CR : Ce qui se passe en France arrive doucement chez nous. Certains services ou hôpitaux fermeront leurs portes. Nous serons obligés de nous rendre dans d’autres établissements à 50 ou 60 kilomètres de chez nous. Le détricotage de la sécurité sociale continue, avec, entre autres, pour conséquence le définancement du secteur public. Toutes les conditions sont réunies pour qu’il ne fonctionne plus correctement.
Quant aux décisions à prendre… Primo : investir massivement dans les soins aux personnes au niveau du secteur public. Il faut absolument arrêter de financer la médecine privée avec les deniers publics. Secundo : forcer nos politiciens à stopper les politiques concurrentielles entre les institutions de soins. Tertio : investir dans la prévention et enfin développer l’emploi public et les structures d’accueil.
ALR : Pour conclure …
CR : Si vous m’aviez interviewé il y a deux, trois mois j’aurais été pessimiste. Aujourd’hui, je ne le suis plus ! Le mouvement «La santé en lutte» s’accroît de jour en jour, la CNE se mobilise, le SETCA6 aussi ! Il n’y a pas que les travailleurs syndiqués ou militants qui osent se mobiliser. Ils sont rejoints par tous les salariés des soins de santé au sens large. Ils ont le soutien des patients et de leurs familles. Actuellement, nous disposons d’un vrai levier et la possibilité d’établir un rapport de force est grande. Je pense que ça peut aller très vite si les travailleurs sont bien organisés. Grâce à l’éclosion de ces mouvements et à la détermination des travailleurs à ne plus rien lâcher, j’ai foi en l’avenir !
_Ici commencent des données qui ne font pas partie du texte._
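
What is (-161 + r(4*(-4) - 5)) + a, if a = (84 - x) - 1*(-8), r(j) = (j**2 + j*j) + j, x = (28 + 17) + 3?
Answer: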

1Centrale Générale des Services Publics secteur des Administrations Locales et Régionales du syndicat socialiste
2 Association Belge des Syndicats Médicaux
3 L’INAMI accorde un numéro qui permet aux patients de faire rembourser leurs consultations et prescriptions de médicaments par la sécurité sociale . Sans celui-ci, le risque est donc grand qu’aucun patient ne veuille consulter un médecin ne ne disposant pas d’un numéro INAMI
4 Modèle qui permet, grâce à des appels d’offres publics, de garantir les prix les plus bas possibles pour les médicaments.
5 Centrale Générale des employés du syndicat chrétien.
6 Organisation Syndicale d’Employés, de Techniciens et des Cadres du syndicat socialiste.